Ton destin, goule immonde,
Tu l’as bien mérité.
Le monde
Est juste, en vérité.

Quoi qu’on dise et qu’on fasse,
Quand il a condamné
Ta race,
Il a bien opiné.

Marche ! Marche, bougresse !
Comment, je te fais mal ?
Va, laisse !
Tu souffres ? C’est normal.

Eh ! finie la sardane
Aux pas bien réguliers,
Gitane,
De tes petits souliers !

Tu supposes sans doute
Que je vais te lâcher,
Filoute ?
Erreur ! Il faut marcher !

Caramba ! Ni les fées
Qui courent par les prés,
Fieffées
Larves de vertébrés,

Ni l’engeance insoumise
Des stryges en troupeau
D’église
Ne me feront quinaud !

Tu pleures ? Mets la dose !
Il faut bien vidanger !
Arrose !
Tu n’y peux rien changer…"

(L’alguazil prononce encore une vingtaine de strophes toutes grinçantes du mépris qu’il ressent pour la pauvre coupable. On croise ensuite un quarteron de moines qui s’enfuient, horrifiés, puis sainte Thérèse, qui refuse d’intercéder en faveur de la malheureuse. Un orage éclate. On s’abrite où l’on peut, c’est-à-dire dans une étable abandonnée, qui reste déserte durant les huit strophes que le poète emploie pour en donner l’exacte description. Un éclair, soudain, traverse l’espace. La Vierge Marie apparaît alors, demande ce qu’on fait là. L’Enfant Jésus blotti contre son sein aperçoit la misérable, pousse des cris de rage, contraint l’alguazil et sa captive à vider les lieux. D’autres événements aussi surprenants et de plus en plus tragiques se produisent, jusqu’à ce qu’enfin on rencontre Satan en personne.
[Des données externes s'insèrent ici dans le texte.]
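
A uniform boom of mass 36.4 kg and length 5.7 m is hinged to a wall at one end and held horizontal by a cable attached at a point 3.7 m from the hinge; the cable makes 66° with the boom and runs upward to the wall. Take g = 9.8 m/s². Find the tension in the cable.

Take torques about the hinge: T sin 66° · 3.7 = 36.4×9.8×2.85 = 1016.7 N·m.
So T = 1016.7 / (0.9135 × 3.7) = 300.77 N.

T ≈ 301 N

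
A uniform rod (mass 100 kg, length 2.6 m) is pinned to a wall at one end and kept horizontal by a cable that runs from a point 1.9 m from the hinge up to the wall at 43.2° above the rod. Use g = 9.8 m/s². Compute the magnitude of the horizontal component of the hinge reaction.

H_x ≈ 714 N

Take torques about the hinge: T sin 43.2° · 1.9 = 100×9.8×1.3 = 1274 N·m.
So T = 1274 / (0.6845 × 1.9) = 979.52 N.
ΣF_x = 0: H_x = T cos 43.2° = 714.04 N.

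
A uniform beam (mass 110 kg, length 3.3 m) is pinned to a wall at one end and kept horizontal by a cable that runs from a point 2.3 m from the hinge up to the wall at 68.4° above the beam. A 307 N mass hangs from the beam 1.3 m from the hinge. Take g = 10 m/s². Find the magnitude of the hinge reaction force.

Take torques about the hinge: T sin 68.4° · 2.3 = 110×10×1.65 + 307×1.3 = 2214.1 N·m.
So T = 2214.1 / (0.9298 × 2.3) = 1035.4 N.
ΣF_x = 0: H_x = T cos 68.4° = 381.14 N.
ΣF_y = 0: H_y = (110×10 + 307) − T sin 68.4° = 1407 − 962.65 = 444.35 N.
|H| = √(H_x² + H_y²) = √((381.14)² + (444.35)²) = 585.42 N.

|H| ≈ 585 N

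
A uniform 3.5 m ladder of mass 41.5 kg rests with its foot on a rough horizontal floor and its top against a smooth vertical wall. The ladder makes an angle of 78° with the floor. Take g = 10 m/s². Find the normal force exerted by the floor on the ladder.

ΣF_y = 0: N_floor = 41.5×10 = 415 N.

N_floor ≈ 415 N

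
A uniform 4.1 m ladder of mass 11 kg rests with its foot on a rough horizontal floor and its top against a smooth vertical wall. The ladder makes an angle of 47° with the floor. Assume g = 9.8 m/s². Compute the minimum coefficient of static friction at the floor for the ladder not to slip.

ΣF_y = 0: N_floor = 11×9.8 = 107.8 N.
Torques about the foot: N_wall · 4.1 sin 47° = 11×9.8×2.05 cos 47° → N_wall = 50.263 N.
ΣF_x = 0: f_floor = N_wall = 50.263 N.
μ_min = f_floor / N_floor = 50.263 / 107.8 = 0.4663.

μ_min ≈ 0.466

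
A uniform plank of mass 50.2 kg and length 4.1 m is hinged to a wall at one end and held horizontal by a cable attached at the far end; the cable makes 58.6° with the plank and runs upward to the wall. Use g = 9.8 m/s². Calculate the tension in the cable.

Take torques about the hinge: T sin 58.6° · 4.1 = 50.2×9.8×2.05 = 1008.5 N·m.
So T = 1008.5 / (0.8536 × 4.1) = 288.18 N.

T ≈ 288 N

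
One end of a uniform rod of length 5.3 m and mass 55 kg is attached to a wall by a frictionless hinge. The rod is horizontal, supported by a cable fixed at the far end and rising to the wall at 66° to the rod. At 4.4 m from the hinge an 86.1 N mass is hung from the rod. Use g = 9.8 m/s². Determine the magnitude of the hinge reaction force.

Take torques about the hinge: T sin 66° · 5.3 = 55×9.8×2.65 + 86.1×4.4 = 1807.2 N·m.
So T = 1807.2 / (0.9135 × 5.3) = 373.25 N.
ΣF_x = 0: H_x = T cos 66° = 151.81 N.
ΣF_y = 0: H_y = (55×9.8 + 86.1) − T sin 66° = 625.1 − 340.98 = 284.12 N.
|H| = √(H_x² + H_y²) = √((151.81)² + (284.12)²) = 322.14 N.

|H| ≈ 322 N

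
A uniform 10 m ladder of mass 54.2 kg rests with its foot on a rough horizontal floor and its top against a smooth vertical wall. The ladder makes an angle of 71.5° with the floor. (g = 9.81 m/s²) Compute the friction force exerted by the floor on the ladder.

Torques about the foot: N_wall · 10 sin 71.5° = 54.2×9.81×5 cos 71.5° → N_wall = 88.953 N.
ΣF_x = 0: f_floor = N_wall = 88.953 N.

f ≈ 89 N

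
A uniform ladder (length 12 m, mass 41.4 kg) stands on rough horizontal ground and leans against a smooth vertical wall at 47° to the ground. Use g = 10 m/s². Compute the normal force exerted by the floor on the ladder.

ΣF_y = 0: N_floor = 41.4×10 = 414 N.

N_floor ≈ 414 N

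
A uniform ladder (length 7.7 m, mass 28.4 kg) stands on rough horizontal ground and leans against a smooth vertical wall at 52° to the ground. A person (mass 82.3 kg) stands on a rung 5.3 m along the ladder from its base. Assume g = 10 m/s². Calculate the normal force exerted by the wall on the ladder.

N_wall ≈ 554 N

Torques about the foot: N_wall · 7.7 sin 52° = 28.4×10×3.85 cos 52° + 82.3×10×5.3 cos 52° → N_wall = 553.53 N.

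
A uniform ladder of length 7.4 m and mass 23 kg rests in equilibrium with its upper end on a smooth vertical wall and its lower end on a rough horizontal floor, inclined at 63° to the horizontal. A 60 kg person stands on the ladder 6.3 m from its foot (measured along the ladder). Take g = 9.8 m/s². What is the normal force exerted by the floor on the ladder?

N_floor ≈ 813 N

ΣF_y = 0: N_floor = 23×9.8 + 60×9.8 = 813.4 N.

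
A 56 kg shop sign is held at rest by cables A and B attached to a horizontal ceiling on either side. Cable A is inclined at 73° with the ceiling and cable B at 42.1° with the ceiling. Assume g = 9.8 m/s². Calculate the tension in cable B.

T_B ≈ 177 N

Weight W = 56 × 9.8 = 548.8 N acts straight down.
Horizontal: T_A cos 73° = T_B cos 42.1°  →  T_A = 2.538 T_B.
Vertical: T_A sin 73° + T_B sin 42.1° = 548.8.
Substituting the horizontal relation into the vertical equation gives 3.097 T_B = 548.8, so T_B = 177.2 N.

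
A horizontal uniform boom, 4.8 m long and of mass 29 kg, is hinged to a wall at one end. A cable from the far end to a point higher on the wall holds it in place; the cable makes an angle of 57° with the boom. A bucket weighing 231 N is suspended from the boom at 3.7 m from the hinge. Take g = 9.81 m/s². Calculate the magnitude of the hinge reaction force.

|H| ≈ 285 N

Take torques about the hinge: T sin 57° · 4.8 = 29×9.81×2.4 + 231×3.7 = 1537.5 N·m.
So T = 1537.5 / (0.8387 × 4.8) = 381.92 N.
ΣF_x = 0: H_x = T cos 57° = 208.01 N.
ΣF_y = 0: H_y = (29×9.81 + 231) − T sin 57° = 515.49 − 320.31 = 195.18 N.
|H| = √(H_x² + H_y²) = √((208.01)² + (195.18)²) = 285.24 N.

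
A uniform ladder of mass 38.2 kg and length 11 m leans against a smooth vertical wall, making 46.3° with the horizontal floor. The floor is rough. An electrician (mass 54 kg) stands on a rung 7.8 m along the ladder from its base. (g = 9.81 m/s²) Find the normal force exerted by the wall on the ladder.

N_wall ≈ 538 N

Torques about the foot: N_wall · 11 sin 46.3° = 38.2×9.81×5.5 cos 46.3° + 54×9.81×7.8 cos 46.3° → N_wall = 538.02 N.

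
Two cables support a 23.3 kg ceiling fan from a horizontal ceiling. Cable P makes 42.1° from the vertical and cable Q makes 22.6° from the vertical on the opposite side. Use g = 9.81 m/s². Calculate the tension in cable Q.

T_Q ≈ 169 N

Angles from the horizontal: cable P is 90° − 42.1° = 47.9°, cable Q is 90° − 22.6° = 67.4°.
Weight W = 23.3 × 9.81 = 228.6 N acts straight down.
Horizontal: T_P cos 47.9° = T_Q cos 67.4°  →  T_P = 0.5732 T_Q.
Vertical: T_P sin 47.9° + T_Q sin 67.4° = 228.6.
Substituting the horizontal relation into the vertical equation gives 1.349 T_Q = 228.6, so T_Q = 169.5 N.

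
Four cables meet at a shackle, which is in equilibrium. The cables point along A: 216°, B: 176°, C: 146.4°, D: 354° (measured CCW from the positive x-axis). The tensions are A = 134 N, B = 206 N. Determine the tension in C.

Resolve: ΣF_x = 134 cos 216° + 206 cos 176° + T_C cos 146.4° + T_D cos 354° = 0.
        ΣF_y = 134 sin 216° + 206 sin 176° + T_C sin 146.4° + T_D sin 354° = 0.
The known terms sum to (-313.9, -64.39) N, so -0.8329 T_C + 0.9945 T_D = 313.9 and 0.5534 T_C − 0.1045 T_D = 64.39.
Solving simultaneously: T_C = 209.1 N, T_D = 490.7 N.

T_C ≈ 209 N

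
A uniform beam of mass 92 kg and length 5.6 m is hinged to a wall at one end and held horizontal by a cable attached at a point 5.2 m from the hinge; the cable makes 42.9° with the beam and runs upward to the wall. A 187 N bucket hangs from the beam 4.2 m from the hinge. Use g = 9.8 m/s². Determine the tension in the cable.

Take torques about the hinge: T sin 42.9° · 5.2 = 92×9.8×2.8 + 187×4.2 = 3309.9 N·m.
So T = 3309.9 / (0.6807 × 5.2) = 935.06 N.

T ≈ 935 N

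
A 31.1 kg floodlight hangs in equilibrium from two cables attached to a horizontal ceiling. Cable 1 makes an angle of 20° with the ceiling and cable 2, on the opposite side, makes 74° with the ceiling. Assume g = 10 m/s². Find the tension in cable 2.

Weight W = 31.1 × 10 = 311 N acts straight down.
Horizontal: T_1 cos 20° = T_2 cos 74°  →  T_1 = 0.2933 T_2.
Vertical: T_1 sin 20° + T_2 sin 74° = 311.
Substituting the horizontal relation into the vertical equation gives 1.062 T_2 = 311, so T_2 = 293 N.

T_2 ≈ 293 N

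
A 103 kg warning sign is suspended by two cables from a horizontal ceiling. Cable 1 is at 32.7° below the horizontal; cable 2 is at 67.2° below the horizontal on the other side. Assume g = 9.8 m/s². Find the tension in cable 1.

Weight W = 103 × 9.8 = 1009 N acts straight down.
Horizontal: T_1 cos 32.7° = T_2 cos 67.2°  →  T_2 = 2.172 T_1.
Vertical: T_1 sin 32.7° + T_2 sin 67.2° = 1009.
Substituting the horizontal relation into the vertical equation gives 2.542 T_1 = 1009, so T_1 = 397.1 N.

T_1 ≈ 397 N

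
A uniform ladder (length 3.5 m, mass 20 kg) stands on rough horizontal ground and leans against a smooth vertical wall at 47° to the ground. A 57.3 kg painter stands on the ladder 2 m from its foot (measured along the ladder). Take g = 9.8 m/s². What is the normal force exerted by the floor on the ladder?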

Il a pris l’apparence d’un hidalgo parfaitement sympathique. On cause, le ton monte, Satan provoque l’alguazil en duel, le tue, entraîne la fébrile Carmen qui n’en croit pas ses yeux. Dans les deux cent cinquante strophes qui suivent, des aventures s’enchaînent par dizaines, toutes plus hasardeuses les unes que les autres, jalonnées de coups de théâtre auxquels on ne s’attendait pas. Satan décide, pour finir, d’épouser l’infortunée Kiki. Elle refuse. Il insiste. Elle ne veut rien savoir. On écoute alors, dans le chœur même de l’église où il a bien fallu interrompre la cérémonie, une longue conversation que le poète met à profit pour instruire le lecteur au sujet du mariage, des joies qu’il offre, des difficultés qu’il comporte. Pendant ce temps, Kiki s’entête. Rien ne la fera changer d’avis. Elle a démasqué le Tentateur et voudrait qu’on lui fît épouser plutôt un caballero authentique. Le dialogue rebondit, le Malin perd patience, le public commence à se retirer. Livrée à son triste sort, abandonnée de tous et pressée par Satan, la brune Carmen jette encore quelques répliques sans se faire beaucoup d’illusions sur ce qui va bientôt advenir. La fin, que voici, est pathétique.)

Elle est là qui défaille
Durant cet entretien,
Qui braille,
Qui cherche du soutien.

Mais lui, démon revêche,
Hurle d’un air fâché :
"Pimbêche,
Tu l’auras bien cherché !"

Elle crie, le regarde,
Et, le voyant furieux,
Hagarde,
Tombe et renonce aux cieux.

Qui chante, à Pampelune,
Loin du marché fleuri,
La brune
Carmen alias Kiki ?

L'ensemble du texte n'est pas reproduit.